Found the Web 2.0 stand and caught a Barclays guy put forward by his web consultant both waxing lyrical about his wonderfulness and how banking might move forward (catch-phrase city…. long tail… monetise…community….) nothing new.
Trexy - a new approach to search where instead of the content producers using SEO to dominate search, the user sets a ‘trail’ and others can follow it. Trying to mimic the way we use tasks (brain recall, ask your friends, go find) to get stuff offline. Neat. Need to test it for myself. Can’t see what’s in it for the average business site, nor how they make money.
Loic le Meur keynoted on the future of blogging. Good to see the man in action. He’s started using the one-word-per-slide crap that Tom Peters did years ago. It works with a highly vibrant delivery style that does not require you to refer back to your notes / screen. Not for you, Loic.
Message: The Future of Blogging
Trend 1 Escape your friends. Get away from the huge numbers of readers Loic has on his blog by creating private spaces to meet the real people you want to converse with. (Second LIfe, WOW etc).
Trend 2 Stay with your best friends. Use clever sites to let people you wnat to meet know where you are and what you are doing. (Twitter, Dopplr). Rationale, you get closeness from your real friends and you pay attention to them, plus speed is of the essence - immediacy rules.
Trend 3. Video blogs. TV sucks and watching it alone proves you have no friends. Make it a community past time (Joost, Sling Box, blinkx).

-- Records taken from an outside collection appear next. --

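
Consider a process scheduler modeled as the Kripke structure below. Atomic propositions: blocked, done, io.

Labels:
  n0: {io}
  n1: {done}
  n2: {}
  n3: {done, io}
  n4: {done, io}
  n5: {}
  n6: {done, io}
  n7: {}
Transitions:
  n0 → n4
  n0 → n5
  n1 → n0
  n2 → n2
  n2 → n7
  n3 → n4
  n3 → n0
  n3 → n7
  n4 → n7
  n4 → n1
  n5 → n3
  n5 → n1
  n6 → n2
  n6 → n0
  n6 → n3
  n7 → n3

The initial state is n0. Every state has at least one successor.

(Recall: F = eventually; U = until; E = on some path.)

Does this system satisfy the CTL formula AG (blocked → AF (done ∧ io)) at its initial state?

States satisfying blocked → AF (done ∧ io): {n0, n1, n2, n3, n4, n5, n6, n7}.
States satisfying AG (blocked → AF (done ∧ io)): {n0, n1, n2, n3, n4, n5, n6, n7}.
Every state reachable from n0 satisfies blocked → AF (done ∧ io).
n0 ∈ Sat(AG (blocked → AF (done ∧ io))).

Satisfied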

Trend 4. A culture. Move to no office, borderless world with no race, no religion, no email, no country, no tie etc etc etc. Decentralised, unheirarchial, no mass media, instant access and no costs (!). NO secrets - everything is shared and aways in beta therefore there are no failures.
That was it… 120 slides in 28 minutes.
My views - Trend 1… great for the famous. Hardly real for the masses.
Trend 2. yes…. but…. I looked at Twitter and it just isn’t me. Maybe I don;t have enough friends who are techie or online all the time but I really don’t want everyone interrupting me with messages through the day on what they are doing. Easy and fast way to hear the ‘news’ e.g. French election results on Twitter before the newswires’ embargo was over.
Trend 3. Probably. Nice idea to make communities out of everything.
Trend 4. Maybe. It would be fantastic for me. And I am really drawn to the online marketing and sales model by product development / community / buzz rather than advertising and push marketing. Whether we can make it work for real for enough non-IT brands remains to be seen.